Minnie’s condition is even more complicated. I am worried about the recent deterioration of her left hind leg and the recurrence of inflammation of the suspensory ligament in her right fore. My priority for Minnie is to get her pain-free and comfortable so she can enjoy life. At the moment it doesn’t seem likely that she will ever be sound enough for riding again and I have to bear that in mind, but I am still not prepared to give up just yet. If Cassie didn’t recover I would be devastated, it would shatter all the dreams and hopes I have for her, but when I think about riding, it is really Minnie I think of.
I have horses, because I love being around them. I love spending time in their gentle presence, and watch them doing normal horse things, like munching hay or rolling on their backs in the sand or gallop around chasing each other when they’re in a playful mood. I love sitting near them in the grass, and listen to their snorts of contentment and the swish of their tails. Riding is not the reason I have horses, but I do love it. There is nothing like going for a long hack with a horse to refresh the soul.

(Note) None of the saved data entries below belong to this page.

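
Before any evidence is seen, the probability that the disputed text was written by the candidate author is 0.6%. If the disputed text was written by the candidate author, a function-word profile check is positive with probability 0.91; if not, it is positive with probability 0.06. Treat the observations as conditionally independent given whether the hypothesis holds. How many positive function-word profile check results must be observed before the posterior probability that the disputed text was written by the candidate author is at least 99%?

4

Prior odds: 0.006 ÷ 0.994 = 3/497.
Likelihood ratio of a positive = 0.91/0.06 = 91/6.
Target odds: 0.99 ÷ 0.01 = 99.
Need (3/497) × (91/6)ⁿ ≥ 99, i.e. (91/6)ⁿ ≥ 16401.
(91/6)³ = 753571/216 falls short of 16401 but (91/6)⁴ = 68574961/1296 reaches it, so n = 4.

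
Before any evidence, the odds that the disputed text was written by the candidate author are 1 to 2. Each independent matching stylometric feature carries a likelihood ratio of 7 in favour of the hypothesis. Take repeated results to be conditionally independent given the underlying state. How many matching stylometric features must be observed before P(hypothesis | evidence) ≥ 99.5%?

Prior odds = 0.5.
Likelihood ratio per matching stylometric feature = 7.
Target odds: 0.995 ÷ 0.005 = 199.
Need 0.5 × 7ⁿ ≥ 199, i.e. 7ⁿ ≥ 398.
7³ = 343 falls short of 398 but 7⁴ = 2401 reaches it, so n = 4.

4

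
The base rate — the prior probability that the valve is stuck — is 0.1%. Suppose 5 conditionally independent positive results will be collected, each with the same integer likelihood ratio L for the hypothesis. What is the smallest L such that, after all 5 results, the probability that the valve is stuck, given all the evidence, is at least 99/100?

10

Prior odds = 0.001/0.999 = 1/999.
Target odds = 0.99/0.01 = 99.
Need L⁵ ≥ 99 ÷ (1/999) = 98901.
9⁵ = 59049 < 98901 ≤ 100000 = 10⁵, so L = 10.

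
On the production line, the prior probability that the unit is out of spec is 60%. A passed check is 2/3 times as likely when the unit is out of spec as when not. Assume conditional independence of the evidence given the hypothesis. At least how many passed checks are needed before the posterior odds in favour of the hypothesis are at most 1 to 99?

13

Prior odds = 0.6/0.4 = 1.5.
Likelihood ratio per passed check = 2/3.
Target odds = 1/99.
Need 1.5 × (2/3)ⁿ ≤ 1/99, i.e. (2/3)ⁿ ≤ 2/297.
(2/3)¹² = 4096/531441 is still above 2/297 but (2/3)¹³ = 8192/1594323 is at or below it, so n = 13.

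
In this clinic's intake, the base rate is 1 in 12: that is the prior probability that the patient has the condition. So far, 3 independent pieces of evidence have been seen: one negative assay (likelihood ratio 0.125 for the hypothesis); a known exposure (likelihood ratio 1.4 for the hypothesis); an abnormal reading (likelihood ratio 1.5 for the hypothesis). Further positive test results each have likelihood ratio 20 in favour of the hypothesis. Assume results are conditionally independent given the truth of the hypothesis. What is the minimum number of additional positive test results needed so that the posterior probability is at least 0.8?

2

Prior odds = (1/12)/(11/12) = 1/11.
Combined Bayes factor of the evidence already in hand = 0.125 × 1.4 × 1.5 = 0.2625.
Odds after that evidence = (1/11) × 0.2625 = 21/880.
Target odds = 0.8/0.2 = 4.
Need 20ⁿ ≥ 4 ÷ (21/880) = 3520/21.
20¹ = 20 falls short of 3520/21 but 20² = 400 reaches it, so n = 2.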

I think most horses enjoy hacking out too. Horses living in the human world are usually not in a position where they can roam at will and cover large distances, and a long hack offers a change of scenery and the chance to move. I know Cassie enjoys going out, but of all the horses in my life, Minnie is the horse who has always been the most enthusiastic about riding. She loved it. If she saw me coming up with her bridle, she would greet me with a deep, throaty chuckle and she came to each ride with shining eyes and with every fibre of her body vibrating with energy. I loved going out with Minnie too. She made me look a much better rider than I am; I only had to think and Minnie responded. Minnie and I both like speed and we had a lot of fun on the gallops. A small shift in weight and we would be off, thundering along with the wind whipping her mane in my face and I could feel her joy in my own body. To experience that kind of synergy is awesome.

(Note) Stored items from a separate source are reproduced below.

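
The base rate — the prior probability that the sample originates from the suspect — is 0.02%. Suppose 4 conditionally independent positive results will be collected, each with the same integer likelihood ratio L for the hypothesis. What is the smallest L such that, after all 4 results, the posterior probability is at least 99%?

Prior odds = 0.0002/0.9998 = 1/4999.
Target odds = 0.99/0.01 = 99.
Need L⁴ ≥ 99 ÷ (1/4999) = 494901.
26⁴ = 456976 < 494901 ≤ 531441 = 27⁴, so L = 27.

27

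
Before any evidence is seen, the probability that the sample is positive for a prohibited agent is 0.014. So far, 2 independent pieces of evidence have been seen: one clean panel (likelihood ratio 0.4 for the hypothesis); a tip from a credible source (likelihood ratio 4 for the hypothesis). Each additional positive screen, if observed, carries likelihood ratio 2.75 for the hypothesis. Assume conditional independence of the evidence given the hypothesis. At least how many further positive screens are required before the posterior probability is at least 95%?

Prior odds = 0.014/0.986 = 7/493.
Combined Bayes factor of the evidence already in hand = 0.4 × 4 = 1.6.
Odds after that evidence = (7/493) × 1.6 = 56/2465.
Target odds = 0.95/0.05 = 19.
Need 2.75ⁿ ≥ 19 ÷ (56/2465) = 46835/56.
2.75⁶ = 1771561/4096 falls short of 46835/56 but 2.75⁷ = 19487171/16384 reaches it, so n = 7.

7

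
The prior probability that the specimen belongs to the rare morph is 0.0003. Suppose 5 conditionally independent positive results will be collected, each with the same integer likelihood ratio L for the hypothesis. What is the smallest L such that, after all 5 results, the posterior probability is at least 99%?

13

Prior odds = 0.0003/0.9997 = 3/9997.
Target odds = 0.99/0.01 = 99.
Need L⁵ ≥ 99 ÷ (3/9997) = 329901.
12⁵ = 248832 < 329901 ≤ 371293 = 13⁵, so L = 13.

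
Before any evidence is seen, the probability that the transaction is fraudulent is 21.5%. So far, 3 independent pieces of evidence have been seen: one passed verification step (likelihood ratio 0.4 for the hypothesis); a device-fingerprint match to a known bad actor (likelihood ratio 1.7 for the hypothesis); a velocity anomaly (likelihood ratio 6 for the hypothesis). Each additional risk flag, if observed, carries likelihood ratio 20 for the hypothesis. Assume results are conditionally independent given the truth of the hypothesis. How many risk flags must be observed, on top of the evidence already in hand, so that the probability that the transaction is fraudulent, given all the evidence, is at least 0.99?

Prior odds = 0.215/0.785 = 43/157.
Combined Bayes factor of the evidence already in hand = 0.4 × 1.7 × 6 = 4.08.
Odds after that evidence = (43/157) × 4.08 = 4386/3925.
Target odds = 0.99/0.01 = 99.
Need 20ⁿ ≥ 99 ÷ (4386/3925) = 129525/1462.
20¹ = 20 falls short of 129525/1462 but 20² = 400 reaches it, so n = 2.

2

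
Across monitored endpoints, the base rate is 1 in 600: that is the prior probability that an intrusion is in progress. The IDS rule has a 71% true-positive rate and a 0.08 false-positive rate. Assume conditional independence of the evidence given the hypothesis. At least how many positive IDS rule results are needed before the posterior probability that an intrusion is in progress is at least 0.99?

6

Prior odds: (1/600) ÷ (599/600) = 1/599.
Likelihood ratio of a positive result = 0.71/0.08 = 8.875.
Target odds: 0.99 ÷ 0.01 = 99.
Need (1/599) × 8.875ⁿ ≥ 99, i.e. 8.875ⁿ ≥ 59301.
8.875⁵ ≈55060.7 falls short of 59301 but 8.875⁶ ≈488664 reaches it, so n = 6.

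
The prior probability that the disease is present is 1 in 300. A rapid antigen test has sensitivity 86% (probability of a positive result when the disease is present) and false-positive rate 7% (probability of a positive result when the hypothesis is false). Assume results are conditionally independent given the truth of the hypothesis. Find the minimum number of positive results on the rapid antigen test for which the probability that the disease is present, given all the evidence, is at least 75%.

Prior odds: (1/300) ÷ (299/300) = 1/299.
Likelihood ratio of a positive result = 0.86/0.07 = 86/7.
Target posterior odds = 0.75/0.25 = 3.
Need (1/299) × (86/7)ⁿ ≥ 3, i.e. (86/7)ⁿ ≥ 897.
(86/7)² = 7396/49 falls short of 897 but (86/7)³ = 636056/343 reaches it, so n = 3.

3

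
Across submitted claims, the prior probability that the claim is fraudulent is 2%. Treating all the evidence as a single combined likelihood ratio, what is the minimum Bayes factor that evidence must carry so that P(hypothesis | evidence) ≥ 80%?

Prior odds = 0.02/0.98 = 1/49.
Target odds = 0.8/0.2 = 4.
Required Bayes factor = 4 ÷ (1/49) = 196.

196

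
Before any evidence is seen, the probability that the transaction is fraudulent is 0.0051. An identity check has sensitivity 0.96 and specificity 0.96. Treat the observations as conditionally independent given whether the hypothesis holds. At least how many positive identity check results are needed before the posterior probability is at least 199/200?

Prior odds: 0.0051 ÷ 0.9949 = 51/9949.
False-positive rate = 1 − 0.96 = 0.04; likelihood ratio of a positive = 0.96/0.04 = 24.
Target odds: 0.995 ÷ 0.005 = 199.
Need (51/9949) × 24ⁿ ≥ 199, i.e. 24ⁿ ≥ 1979851/51.
24³ = 13824 falls short of 1979851/51 but 24⁴ = 331776 reaches it, so n = 4.

4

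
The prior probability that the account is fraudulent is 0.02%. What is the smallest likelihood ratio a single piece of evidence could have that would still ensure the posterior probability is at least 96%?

Prior odds = 0.0002/0.9998 = 1/4999.
Target odds = 0.96/0.04 = 24.
Required Bayes factor = 24 ÷ (1/4999) = 119976.

119976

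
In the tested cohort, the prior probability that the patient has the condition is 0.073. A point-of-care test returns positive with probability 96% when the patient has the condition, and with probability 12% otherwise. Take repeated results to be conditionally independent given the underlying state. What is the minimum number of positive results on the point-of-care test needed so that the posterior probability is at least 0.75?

2

Prior odds: 0.073 ÷ 0.927 = 73/927.
Likelihood ratio of a positive result = 0.96/0.12 = 8.
Target odds: 0.75 ÷ 0.25 = 3.
Require 8ⁿ ≥ 3 ÷ (73/927) = 2781/73.
8¹ = 8 falls short of 2781/73 but 8² = 64 reaches it, so n = 2.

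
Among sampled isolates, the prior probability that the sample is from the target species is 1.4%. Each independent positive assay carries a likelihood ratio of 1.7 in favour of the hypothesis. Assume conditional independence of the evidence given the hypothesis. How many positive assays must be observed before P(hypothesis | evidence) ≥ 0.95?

Prior odds = 0.014/0.986 = 7/493.
Likelihood ratio per positive assay = 1.7.
Target posterior odds = 0.95/0.05 = 19.
Need (7/493) × 1.7ⁿ ≥ 19, i.e. 1.7ⁿ ≥ 9367/7.
1.7¹³ ≈990.458 falls short of 9367/7 but 1.7¹⁴ ≈1683.78 reaches it, so n = 14.

14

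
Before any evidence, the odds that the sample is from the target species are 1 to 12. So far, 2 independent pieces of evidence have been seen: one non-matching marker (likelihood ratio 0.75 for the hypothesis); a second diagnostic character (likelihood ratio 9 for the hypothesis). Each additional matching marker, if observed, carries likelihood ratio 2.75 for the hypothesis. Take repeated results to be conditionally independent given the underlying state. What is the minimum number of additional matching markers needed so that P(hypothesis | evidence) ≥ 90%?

Prior odds = 1/12.
Combined Bayes factor of the evidence already in hand = 0.75 × 9 = 6.75.
Odds after that evidence = (1/12) × 6.75 = 0.5625.
Target odds = 0.9/0.1 = 9.
Need 2.75ⁿ ≥ 9 ÷ 0.5625 = 16.
2.75² = 7.5625 falls short of 16 but 2.75³ = 20.796875 reaches it, so n = 3.

3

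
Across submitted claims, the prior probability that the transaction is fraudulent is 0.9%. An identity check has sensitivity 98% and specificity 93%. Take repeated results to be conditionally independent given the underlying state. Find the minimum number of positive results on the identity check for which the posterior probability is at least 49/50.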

Minnie has a quirky personality and she is, in many ways, a very private horse. She doesn’t really like being touched and she is protective of her personal space. She is also highly strung and easily bored. Cassie enjoys grooming and massages, Minnie will only accept it if she’s in the mood. Riding was not an extra for us, it defined our relationship. I think we balanced each other, it was a real partnership. I always felt incredibly comfortable on her back; her nervousness and at times sharp reactions didn’t bother me, she never made me lose my balance and her pirouettes just made me laugh. Those couple of weeks this spring when we went out riding before she got injured again, Minnie blossomed, she was like a different horse. Recently, she has become moody and a bit withdrawn. Minnie is bored and it is obvious to me that she needs the mental stimulation and the freedom our riding out offered her. That is why I can’t accept that her riding days are over and give up on her just yet. Yes, riding is important to me, but it is not just for myself.